Les audiences du procès des assassins de la Villette débutent devant la cour d’assises du Rhône le 28 novembre 1899. Les témoins, à charge comme à décharge, sont au nombre de soixante-quatorze. Le verdict, affirmatif contre tous les accusés, est rendu le 1er décembre 1899 au bout d’environ deux heures de délibérations. Barrrel, Pareti, Duthion et Motte sont condamnés chacun à cinq de prison et dix ans d’interdiction de séjour, le jury n’ayant retenu que les vols pour lesquels ils étaient poursuivis. Sagnard est condamné à trois ans de prison et à cinq d’interdiction de séjour. Nouguier et Gaumet sont condamnés à la peine de mort.
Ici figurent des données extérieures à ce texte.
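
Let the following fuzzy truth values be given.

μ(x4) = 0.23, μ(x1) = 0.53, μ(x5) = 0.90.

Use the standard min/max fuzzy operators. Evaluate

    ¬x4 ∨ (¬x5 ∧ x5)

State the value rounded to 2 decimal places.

0.77

¬x4 = 1 − 0.23 = 0.77
¬x5 = 1 − 0.90 = 0.10
¬x5 ∧ x5 = min(a, b) on (0.10, 0.90) = 0.10
¬x4 ∨ (¬x5 ∧ x5) = max(a, b) on (0.77, 0.10) = 0.77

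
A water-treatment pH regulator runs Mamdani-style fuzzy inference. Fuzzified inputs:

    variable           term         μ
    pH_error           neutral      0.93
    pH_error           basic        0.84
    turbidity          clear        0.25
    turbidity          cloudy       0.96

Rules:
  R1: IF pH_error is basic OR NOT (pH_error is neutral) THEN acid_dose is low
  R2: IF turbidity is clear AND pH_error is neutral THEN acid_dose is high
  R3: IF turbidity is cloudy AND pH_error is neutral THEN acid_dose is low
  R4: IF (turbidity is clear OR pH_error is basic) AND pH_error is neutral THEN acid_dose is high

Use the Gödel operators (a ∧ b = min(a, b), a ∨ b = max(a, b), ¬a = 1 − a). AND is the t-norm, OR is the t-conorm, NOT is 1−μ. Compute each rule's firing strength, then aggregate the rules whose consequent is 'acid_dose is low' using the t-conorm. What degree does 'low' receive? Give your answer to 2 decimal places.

0.93

R1: basic=0.84, ¬neutral=1−0.93=0.07; OR[max(a, b)] → w = 0.84
R2: clear=0.25, neutral=0.93; AND[min(a, b)] → w = 0.25
R3: cloudy=0.96, neutral=0.93; AND[min(a, b)] → w = 0.93
R4: (clear=0.25 OR basic=0.84) = 0.84; AND[min(a, b)] with neutral=0.93 → w = 0.84
Rules with consequent 'low': {R1, R3} → strengths 0.84, 0.93
Aggregate via t-conorm [max(a, b)]: 0.93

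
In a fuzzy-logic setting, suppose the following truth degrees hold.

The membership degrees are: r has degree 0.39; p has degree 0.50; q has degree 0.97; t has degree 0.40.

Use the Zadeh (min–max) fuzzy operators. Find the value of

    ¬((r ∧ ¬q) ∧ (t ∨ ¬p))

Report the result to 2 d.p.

0.97

¬q = 1 − 0.97 = 0.03
r ∧ ¬q = min(a, b) on (0.39, 0.03) = 0.03
¬p = 1 − 0.50 = 0.50
t ∨ ¬p = max(a, b) on (0.40, 0.50) = 0.50
(r ∧ ¬q) ∧ (t ∨ ¬p) = min(a, b) on (0.03, 0.50) = 0.03
¬((r ∧ ¬q) ∧ (t ∨ ¬p)) = 1 − 0.03 = 0.97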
Le 9 février 1900 au matin, les bois de justice sont dressés à cinquante mètres de la prison Saint-Paul ; Nouguier et Gaumet sont exécutés le 10 février à 6h30 par Anatole Deibler.

Ce procès d’assises qui s’est déroulé en pleine affaire Dreyfus est présenté par Edmond Locard comme « un cas illustre d’identification d’un criminel par les parasites intestinaux (( Edmond Locard, La science contre le crime. V. Les Porte-veine, Détective, tome 72, 13 mars 1930, p. 11, consultable en ligne, collection Détective/Criminocorpus )) ». En effet, le professeur Alexandre Lacassagne a pu identifier Annet Gaumet comme l’un des six assassins de Foucherand grâce à l’analyse de la présence d’un parasite dans les matières fécales trouvées sur le lieu du meurtre. Ses notes et observations médico-légales, publiées dans le seizième volume des Archives de l’anthropologie criminelle, sont consultables dans la bibliothèque de Criminocorpus : Alexandre Lacassagne, Affaire de la Villette. Importante application de la recherche d’oxyures lombricoïdes, Archives de l’anthropologie criminelle, tome 16, 1901, p. 33-42.